Le statut juridique de victime est attribué par la loi aux personnes qui ont subi une infraction pénale. Cette infraction est soit un crime (attentat, viol, violences graves…), un délit (vol, escroquerie, violences légères…) ou une contravention (injure non publique, tapage nocturne…).
La victime doit également avoir subi un préjudice la concernant directement et prouver celui-ci. Il existe quatre catégories de préjudice :
Le préjudice corporel, soit toute atteinte à la santé ou à l’intégrité physique ou mentale dune personne (blessures, infirmité, etc…).
Le préjudice d’agrément, c’est-à-dire les dommages résultant de la privation de certaines satisfactions de la vie courante telles que la possibilité de pratiquer un loisir, une activité sportive.
Le préjudice moral qui correspond aux dommages psychologiques relatifs à l’honneur et aux sentiments de la victime (ex. la perte d’un parent ou d’un être cher).
Le préjudice matériel, c’est-à-dire les dégâts et dégradations dus à l’infraction.
Pour poursuivre l’auteur de l’infraction en justice, la victime peut d’une part, porter plainte auprès du Procureur de la République, chargé de défendre les intérêts de la société, qui décide d’engager ou non des poursuites pénales. Le Procureur de la République examine le bien fondé de la plainte et dispose de plusieurs procédures. Il peut décider une médiation pénale, la classification de la plainte sans suite, la saisie directe du Tribunal de Police ou du Tribunal Correctionnel en citant directement l’auteur de l’infraction, le recours à une comparution immédiate en cas de délit flagrant ou suffisamment établi. Il peut également ordonner une information judiciaire qui sera confiée à un Juge d’Instruction lorsque l’affaire est grave ou complexe.
D’autre part, la victime peut citer directement l’auteur de l’infraction devant le Tribunal compétent si l’auteur est majeur et identifié, si les faits reprochés sont simples et constituent une contravention ou un délit incontestable et si la victime dispose d’éléments de preuve.

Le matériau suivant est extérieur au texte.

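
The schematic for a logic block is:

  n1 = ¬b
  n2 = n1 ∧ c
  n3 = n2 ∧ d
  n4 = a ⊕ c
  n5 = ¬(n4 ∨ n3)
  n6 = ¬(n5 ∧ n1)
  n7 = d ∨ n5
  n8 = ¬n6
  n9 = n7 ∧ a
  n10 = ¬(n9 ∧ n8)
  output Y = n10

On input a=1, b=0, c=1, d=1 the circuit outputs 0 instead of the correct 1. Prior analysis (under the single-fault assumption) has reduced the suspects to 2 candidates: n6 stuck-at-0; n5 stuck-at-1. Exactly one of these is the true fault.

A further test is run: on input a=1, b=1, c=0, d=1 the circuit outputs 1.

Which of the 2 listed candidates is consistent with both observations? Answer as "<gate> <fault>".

n5 stuck-at-1

Evaluate each candidate on input a=1, b=1, c=0, d=1:
  n6 stuck-at-0: n1=0, n2=0, n3=0, n4=1, n5=0, n6=0 [stuck-at-0], n7=1, n8=1, n9=1, n10=0 → 0 — eliminated
  n5 stuck-at-1: n1=0, n2=0, n3=0, n4=1, n5=1 [stuck-at-1], n6=1, n7=1, n8=0, n9=1, n10=1 → 1 — matches
Only n5 stuck-at-1 reproduces the observed 1.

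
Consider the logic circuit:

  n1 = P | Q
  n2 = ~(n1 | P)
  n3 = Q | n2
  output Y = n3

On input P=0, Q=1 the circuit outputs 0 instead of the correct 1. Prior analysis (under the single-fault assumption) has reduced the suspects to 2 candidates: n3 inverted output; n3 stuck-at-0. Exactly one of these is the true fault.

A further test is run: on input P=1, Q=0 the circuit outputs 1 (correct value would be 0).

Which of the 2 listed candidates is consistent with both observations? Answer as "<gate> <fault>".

n3 inverted output

Evaluate each candidate on input P=1, Q=0:
  n3 inverted output: n1=1, n2=0, n3=1 [inverted output] → 1 — matches
  n3 stuck-at-0: n1=1, n2=0, n3=0 [stuck-at-0] → 0 — eliminated
Only n3 inverted output reproduces the observed 1.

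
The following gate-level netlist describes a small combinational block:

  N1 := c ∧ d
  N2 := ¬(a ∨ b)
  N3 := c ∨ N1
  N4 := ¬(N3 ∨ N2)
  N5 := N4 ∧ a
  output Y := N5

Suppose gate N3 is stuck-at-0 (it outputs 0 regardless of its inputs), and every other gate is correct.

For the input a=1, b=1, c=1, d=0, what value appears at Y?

1

Propagate with N3 forced: N1=0, N2=0, N3=0 [stuck-at-0], N4=1, N5=1.
So Y = 1. (Without the fault it would be 0.)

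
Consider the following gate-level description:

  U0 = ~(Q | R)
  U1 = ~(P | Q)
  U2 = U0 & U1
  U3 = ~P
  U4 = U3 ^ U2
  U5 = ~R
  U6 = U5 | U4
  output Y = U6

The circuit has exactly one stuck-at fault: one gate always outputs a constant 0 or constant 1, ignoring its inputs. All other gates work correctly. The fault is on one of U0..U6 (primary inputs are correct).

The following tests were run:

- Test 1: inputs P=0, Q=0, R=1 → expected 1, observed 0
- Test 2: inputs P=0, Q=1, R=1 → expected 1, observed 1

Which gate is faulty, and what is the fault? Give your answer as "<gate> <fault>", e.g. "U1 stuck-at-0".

U0 stuck-at-1

Fault-free values for test 1 (P=0, Q=0, R=1): U0=0, U1=1, U2=0, U3=1, U4=1, U5=0, U6=1, giving Y=1. Observed 0.
Test 1: faults giving observed 0 are {U0 stuck-at-1, U2 stuck-at-1, U3 stuck-at-0, U4 stuck-at-0, U6 stuck-at-0}.
Test 2 (P=0, Q=1, R=1): fault-free U0=0, U1=0, U2=0, U3=1, U4=1, U5=0, U6=1 → 1; observed 1. Eliminates U2 stuck-at-1, U3 stuck-at-0, U4 stuck-at-0, U6 stuck-at-0.
Only U0 stuck-at-1 is consistent with every test.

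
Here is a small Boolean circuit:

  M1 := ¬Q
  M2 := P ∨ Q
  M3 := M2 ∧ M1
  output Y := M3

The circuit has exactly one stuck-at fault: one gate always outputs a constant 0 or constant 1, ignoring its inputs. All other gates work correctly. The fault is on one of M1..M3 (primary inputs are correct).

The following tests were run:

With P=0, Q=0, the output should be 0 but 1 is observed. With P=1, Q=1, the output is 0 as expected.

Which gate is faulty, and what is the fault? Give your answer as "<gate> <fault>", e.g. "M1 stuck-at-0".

Fault-free values for test 1 (P=0, Q=0): M1=1, M2=0, M3=0, giving Y=0. Observed 1.
Test 1: faults giving observed 1 are {M2 stuck-at-1, M3 stuck-at-1}.
Test 2 (P=1, Q=1): fault-free M1=0, M2=1, M3=0 → 0; observed 0. Eliminates M3 stuck-at-1.
Only M2 stuck-at-1 is consistent with every test.

M2 stuck-at-1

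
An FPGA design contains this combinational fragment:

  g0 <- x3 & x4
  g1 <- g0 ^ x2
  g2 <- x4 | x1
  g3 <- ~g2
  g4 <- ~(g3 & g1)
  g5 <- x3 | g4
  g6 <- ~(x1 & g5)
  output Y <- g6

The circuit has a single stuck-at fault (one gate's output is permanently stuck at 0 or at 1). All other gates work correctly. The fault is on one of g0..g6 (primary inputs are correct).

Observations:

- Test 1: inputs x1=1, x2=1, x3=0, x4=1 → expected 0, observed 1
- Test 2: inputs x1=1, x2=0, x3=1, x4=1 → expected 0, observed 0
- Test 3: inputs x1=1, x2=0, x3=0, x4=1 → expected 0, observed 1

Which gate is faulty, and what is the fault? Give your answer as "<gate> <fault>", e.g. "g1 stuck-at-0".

Fault-free values for test 1 (x1=1, x2=1, x3=0, x4=1): g0=0, g1=1, g2=1, g3=0, g4=1, g5=1, g6=0, giving Y=0. Observed 1.
Test 1: faults giving observed 1 are {g2 stuck-at-0, g3 stuck-at-1, g4 stuck-at-0, g5 stuck-at-0, g6 stuck-at-1}.
Test 2 (x1=1, x2=0, x3=1, x4=1): fault-free g0=1, g1=1, g2=1, g3=0, g4=1, g5=1, g6=0 → 0; observed 0. Eliminates g5 stuck-at-0, g6 stuck-at-1.
Test 3 (x1=1, x2=0, x3=0, x4=1): fault-free g0=0, g1=0, g2=1, g3=0, g4=1, g5=1, g6=0 → 0; observed 1. Eliminates g2 stuck-at-0, g3 stuck-at-1.
Only g4 stuck-at-0 is consistent with every test.

g4 stuck-at-0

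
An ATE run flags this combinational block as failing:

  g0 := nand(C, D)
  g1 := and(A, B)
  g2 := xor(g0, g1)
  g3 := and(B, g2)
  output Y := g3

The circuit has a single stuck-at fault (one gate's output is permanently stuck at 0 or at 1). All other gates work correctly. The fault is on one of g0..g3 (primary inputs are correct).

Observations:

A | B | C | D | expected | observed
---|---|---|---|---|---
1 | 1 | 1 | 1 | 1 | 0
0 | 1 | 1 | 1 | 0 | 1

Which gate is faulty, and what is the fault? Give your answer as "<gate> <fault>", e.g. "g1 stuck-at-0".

Fault-free values for test 1 (A=1, B=1, C=1, D=1): g0=0, g1=1, g2=1, g3=1, giving Y=1. Observed 0.
Test 1: faults giving observed 0 are {g0 stuck-at-1, g1 stuck-at-0, g2 stuck-at-0, g3 stuck-at-0}.
Test 2 (A=0, B=1, C=1, D=1): fault-free g0=0, g1=0, g2=0, g3=0 → 0; observed 1. Eliminates g1 stuck-at-0, g2 stuck-at-0, g3 stuck-at-0.
Only g0 stuck-at-1 is consistent with every test.

g0 stuck-at-1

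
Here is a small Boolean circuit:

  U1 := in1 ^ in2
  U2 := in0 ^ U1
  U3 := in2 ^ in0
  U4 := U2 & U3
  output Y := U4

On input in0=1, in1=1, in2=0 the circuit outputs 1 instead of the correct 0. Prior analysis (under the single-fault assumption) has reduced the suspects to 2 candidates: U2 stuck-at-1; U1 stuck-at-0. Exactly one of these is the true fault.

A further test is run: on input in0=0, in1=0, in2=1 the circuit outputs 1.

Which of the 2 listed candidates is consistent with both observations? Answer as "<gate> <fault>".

U2 stuck-at-1

Evaluate each candidate on input in0=0, in1=0, in2=1:
  U2 stuck-at-1: U1=1, U2=1 [stuck-at-1], U3=1, U4=1 → 1 — matches
  U1 stuck-at-0: U1=0 [stuck-at-0], U2=0, U3=1, U4=0 → 0 — eliminated
Only U2 stuck-at-1 reproduces the observed 1.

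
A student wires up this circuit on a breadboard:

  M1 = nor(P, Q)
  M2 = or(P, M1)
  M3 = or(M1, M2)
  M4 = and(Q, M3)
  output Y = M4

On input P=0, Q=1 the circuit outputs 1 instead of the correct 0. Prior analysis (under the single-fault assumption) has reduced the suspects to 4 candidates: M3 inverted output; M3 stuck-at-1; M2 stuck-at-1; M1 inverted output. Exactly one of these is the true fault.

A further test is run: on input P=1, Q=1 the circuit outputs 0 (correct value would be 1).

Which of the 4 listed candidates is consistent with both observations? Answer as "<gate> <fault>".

Evaluate each candidate on input P=1, Q=1:
  M3 inverted output: M1=0, M2=1, M3=0 [inverted output], M4=0 → 0 — matches
  M3 stuck-at-1: M1=0, M2=1, M3=1 [stuck-at-1], M4=1 → 1 — eliminated
  M2 stuck-at-1: M1=0, M2=1 [stuck-at-1], M3=1, M4=1 → 1 — eliminated
  M1 inverted output: M1=1 [inverted output], M2=1, M3=1, M4=1 → 1 — eliminated
Only M3 inverted output reproduces the observed 0.

M3 inverted output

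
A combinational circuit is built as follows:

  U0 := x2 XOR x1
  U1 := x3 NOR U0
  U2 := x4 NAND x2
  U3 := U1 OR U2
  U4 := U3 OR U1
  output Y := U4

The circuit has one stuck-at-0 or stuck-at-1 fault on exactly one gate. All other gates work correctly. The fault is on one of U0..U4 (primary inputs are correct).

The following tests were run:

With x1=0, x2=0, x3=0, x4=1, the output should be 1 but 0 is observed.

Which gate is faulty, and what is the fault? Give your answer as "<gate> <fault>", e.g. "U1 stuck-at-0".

Fault-free values for test 1 (x1=0, x2=0, x3=0, x4=1): U0=0, U1=1, U2=1, U3=1, U4=1, giving Y=1. Observed 0.
Test 1: faults giving observed 0 are {U4 stuck-at-0}.
Only U4 stuck-at-0 is consistent with every test.

U4 stuck-at-0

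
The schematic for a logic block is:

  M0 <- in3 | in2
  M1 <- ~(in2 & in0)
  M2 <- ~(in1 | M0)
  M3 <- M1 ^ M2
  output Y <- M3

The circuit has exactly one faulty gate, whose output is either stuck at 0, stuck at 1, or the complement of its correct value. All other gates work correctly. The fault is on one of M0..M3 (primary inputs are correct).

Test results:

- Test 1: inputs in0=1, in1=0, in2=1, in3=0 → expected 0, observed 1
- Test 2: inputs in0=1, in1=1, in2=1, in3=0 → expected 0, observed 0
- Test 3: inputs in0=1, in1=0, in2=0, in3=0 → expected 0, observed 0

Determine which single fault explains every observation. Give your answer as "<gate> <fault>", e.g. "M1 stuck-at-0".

Fault-free values for test 1 (in0=1, in1=0, in2=1, in3=0): M0=1, M1=0, M2=0, M3=0, giving Y=0. Observed 1.
Test 1: faults giving observed 1 are {M0 stuck-at-0, M0 inverted output, M1 stuck-at-1, M1 inverted output, M2 stuck-at-1, M2 inverted output, M3 stuck-at-1, M3 inverted output}.
Test 2 (in0=1, in1=1, in2=1, in3=0): fault-free M0=1, M1=0, M2=0, M3=0 → 0; observed 0. Eliminates M1 stuck-at-1, M1 inverted output, M2 stuck-at-1, M2 inverted output, M3 stuck-at-1, M3 inverted output.
Test 3 (in0=1, in1=0, in2=0, in3=0): fault-free M0=0, M1=1, M2=1, M3=0 → 0; observed 0. Eliminates M0 inverted output.
Only M0 stuck-at-0 is consistent with every test.

M0 stuck-at-0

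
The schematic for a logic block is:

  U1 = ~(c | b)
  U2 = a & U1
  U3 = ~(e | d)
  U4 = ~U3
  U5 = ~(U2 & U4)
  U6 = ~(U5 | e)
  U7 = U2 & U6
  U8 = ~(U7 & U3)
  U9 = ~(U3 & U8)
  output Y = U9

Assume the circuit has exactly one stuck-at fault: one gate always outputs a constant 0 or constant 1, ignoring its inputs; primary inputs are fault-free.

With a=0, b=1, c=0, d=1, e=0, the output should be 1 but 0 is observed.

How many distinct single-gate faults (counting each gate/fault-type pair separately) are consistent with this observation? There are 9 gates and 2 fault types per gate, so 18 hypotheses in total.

2

Fault-free: U1=0, U2=0, U3=0, U4=1, U5=1, U6=0, U7=0, U8=1, U9=1 → 1. Observed 0.
  U1: none of the 2 fault types match ✗
  U2: none of the 2 fault types match ✗
  U3: stuck-at-1 ✓; others ✗
  U4: none of the 2 fault types match ✗
  U5: none of the 2 fault types match ✗
  U6: none of the 2 fault types match ✗
  U7: none of the 2 fault types match ✗
  U8: none of the 2 fault types match ✗
  U9: stuck-at-0 ✓; others ✗
Consistent faults: {U3 stuck-at-1, U9 stuck-at-0} — 2 in all.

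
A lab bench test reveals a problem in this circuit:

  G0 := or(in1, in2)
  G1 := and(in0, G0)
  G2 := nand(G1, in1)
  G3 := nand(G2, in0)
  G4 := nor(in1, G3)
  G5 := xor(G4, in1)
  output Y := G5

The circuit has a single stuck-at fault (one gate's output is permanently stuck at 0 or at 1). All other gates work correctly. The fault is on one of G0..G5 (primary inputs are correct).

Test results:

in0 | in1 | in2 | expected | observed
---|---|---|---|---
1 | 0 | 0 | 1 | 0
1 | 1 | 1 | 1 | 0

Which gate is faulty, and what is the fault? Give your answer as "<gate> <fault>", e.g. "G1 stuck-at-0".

G5 stuck-at-0

Fault-free values for test 1 (in0=1, in1=0, in2=0): G0=0, G1=0, G2=1, G3=0, G4=1, G5=1, giving Y=1. Observed 0.
Test 1: faults giving observed 0 are {G2 stuck-at-0, G3 stuck-at-1, G4 stuck-at-0, G5 stuck-at-0}.
Test 2 (in0=1, in1=1, in2=1): fault-free G0=1, G1=1, G2=0, G3=1, G4=0, G5=1 → 1; observed 0. Eliminates G2 stuck-at-0, G3 stuck-at-1, G4 stuck-at-0.
Only G5 stuck-at-0 is consistent with every test.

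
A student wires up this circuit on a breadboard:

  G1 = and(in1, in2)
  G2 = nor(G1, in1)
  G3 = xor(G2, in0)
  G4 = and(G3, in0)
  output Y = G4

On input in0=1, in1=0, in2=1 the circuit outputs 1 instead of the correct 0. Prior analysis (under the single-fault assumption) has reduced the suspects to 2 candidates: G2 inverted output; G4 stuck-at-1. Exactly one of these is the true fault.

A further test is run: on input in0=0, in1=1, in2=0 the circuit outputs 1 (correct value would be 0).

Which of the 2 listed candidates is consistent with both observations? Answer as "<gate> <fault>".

G4 stuck-at-1

Evaluate each candidate on input in0=0, in1=1, in2=0:
  G2 inverted output: G1=0, G2=1 [inverted output], G3=1, G4=0 → 0 — eliminated
  G4 stuck-at-1: G1=0, G2=0, G3=0, G4=1 [stuck-at-1] → 1 — matches
Only G4 stuck-at-1 reproduces the observed 1.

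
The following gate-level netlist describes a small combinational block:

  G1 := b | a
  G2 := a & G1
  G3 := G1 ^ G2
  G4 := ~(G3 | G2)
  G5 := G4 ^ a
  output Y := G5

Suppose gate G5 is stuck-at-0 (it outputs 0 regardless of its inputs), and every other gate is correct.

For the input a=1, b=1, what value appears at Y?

Propagate with G5 forced: G1=1, G2=1, G3=0, G4=0, G5=0 [stuck-at-0].
So Y = 0. (Without the fault it would be 1.)

0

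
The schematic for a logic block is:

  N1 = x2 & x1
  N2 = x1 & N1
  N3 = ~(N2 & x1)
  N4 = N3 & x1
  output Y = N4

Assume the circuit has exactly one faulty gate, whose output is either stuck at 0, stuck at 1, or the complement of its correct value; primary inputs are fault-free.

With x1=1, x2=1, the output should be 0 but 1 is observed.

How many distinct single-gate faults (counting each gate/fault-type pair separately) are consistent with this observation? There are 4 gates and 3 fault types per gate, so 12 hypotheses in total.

8

Fault-free: N1=1, N2=1, N3=0, N4=0 → 0. Observed 1.
  N1 stuck-at-0: output 1 ✓
  N1 stuck-at-1: output 0 ✗
  N1 inverted output: output 1 ✓
  N2 stuck-at-0: output 1 ✓
  N2 stuck-at-1: output 0 ✗
  N2 inverted output: output 1 ✓
  N3 stuck-at-0: output 0 ✗
  N3 stuck-at-1: output 1 ✓
  N3 inverted output: output 1 ✓
  N4 stuck-at-0: output 0 ✗
  N4 stuck-at-1: output 1 ✓
  N4 inverted output: output 1 ✓
Consistent faults: {N1 stuck-at-0, N1 inverted output, N2 stuck-at-0, N2 inverted output, N3 stuck-at-1, N3 inverted output, N4 stuck-at-1, N4 inverted output} — 8 in all.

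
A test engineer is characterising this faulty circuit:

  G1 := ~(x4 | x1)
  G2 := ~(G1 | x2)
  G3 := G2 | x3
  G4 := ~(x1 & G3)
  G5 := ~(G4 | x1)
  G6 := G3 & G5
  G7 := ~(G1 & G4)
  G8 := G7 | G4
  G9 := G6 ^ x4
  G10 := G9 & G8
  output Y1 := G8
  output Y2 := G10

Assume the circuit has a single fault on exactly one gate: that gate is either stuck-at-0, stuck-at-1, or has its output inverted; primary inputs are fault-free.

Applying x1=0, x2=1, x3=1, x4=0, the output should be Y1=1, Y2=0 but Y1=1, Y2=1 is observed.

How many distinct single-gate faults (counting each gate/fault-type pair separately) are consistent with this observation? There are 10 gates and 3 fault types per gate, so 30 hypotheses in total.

10

Fault-free: G1=1, G2=0, G3=1, G4=1, G5=0, G6=0, G7=0, G8=1, G9=0, G10=0 → Y1=1, Y2=0. Observed Y1=1, Y2=1.
  G1: none of the 3 fault types match ✗
  G2: none of the 3 fault types match ✗
  G3: none of the 3 fault types match ✗
  G4: stuck-at-0, inverted output ✓; others ✗
  G5: stuck-at-1, inverted output ✓; others ✗
  G6: stuck-at-1, inverted output ✓; others ✗
  G7: none of the 3 fault types match ✗
  G8: none of the 3 fault types match ✗
  G9: stuck-at-1, inverted output ✓; others ✗
  G10: stuck-at-1, inverted output ✓; others ✗
Consistent faults: {G4 stuck-at-0, G4 inverted output, G5 stuck-at-1, G5 inverted output, G6 stuck-at-1, G6 inverted output, G9 stuck-at-1, G9 inverted output, G10 stuck-at-1, G10 inverted output} — 10 in all.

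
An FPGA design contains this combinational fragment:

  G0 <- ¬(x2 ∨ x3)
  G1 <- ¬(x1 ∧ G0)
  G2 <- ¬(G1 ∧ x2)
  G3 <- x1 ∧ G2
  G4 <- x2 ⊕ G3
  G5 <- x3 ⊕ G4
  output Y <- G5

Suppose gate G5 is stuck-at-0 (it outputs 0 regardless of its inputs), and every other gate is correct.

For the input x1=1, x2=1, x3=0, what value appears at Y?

Propagate with G5 forced: G0=0, G1=1, G2=0, G3=0, G4=1, G5=0 [stuck-at-0].
So Y = 0. (Without the fault it would be 1.)

0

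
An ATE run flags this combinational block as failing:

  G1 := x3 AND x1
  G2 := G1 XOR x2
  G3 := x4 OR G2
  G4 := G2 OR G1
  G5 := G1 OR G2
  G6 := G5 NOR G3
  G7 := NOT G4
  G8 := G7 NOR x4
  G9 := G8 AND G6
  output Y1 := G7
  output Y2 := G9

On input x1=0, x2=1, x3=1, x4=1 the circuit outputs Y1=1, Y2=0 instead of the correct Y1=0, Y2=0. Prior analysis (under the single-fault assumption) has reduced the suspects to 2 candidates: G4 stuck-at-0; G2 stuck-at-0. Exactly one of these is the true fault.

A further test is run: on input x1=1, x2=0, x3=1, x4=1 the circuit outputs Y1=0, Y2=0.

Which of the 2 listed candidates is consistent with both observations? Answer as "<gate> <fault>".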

Les infractions pénales sont soumises à la Cour d’Assises pour les crimes (le délai d’action est de 10 ans), au Tribunal Correctionnel pour les délits (le délai est de 3 ans), et au Tribunal de Police pour les contraventions (le délai est d’un an).
La victime qui obtient des dommages-intérêts par décision de justice est alors indemnisée directement par l’auteur de l’infraction ou par l’intermédiaire d’une assurance souscrite par ce dernier. Toutefois, en pratique la victime a parfois des difficultés à recouvrer le montant de la condamnation, lorsque l’auteur de l’infraction est insolvable. Elle peut dans ce cas s’adresser à la Commission d’Indemnisation de l’Etat. Cette Commission doit être saisie dans un délai de 3 ans à compter de la date du jugement.
Il existe en outre des services d’aide aux victimes traumatisées physiquement ou moralement, qui sont des associations et des bureaux municipaux tenant des permanences dans toute la France et apportant une aide morale et administrative aux victimes.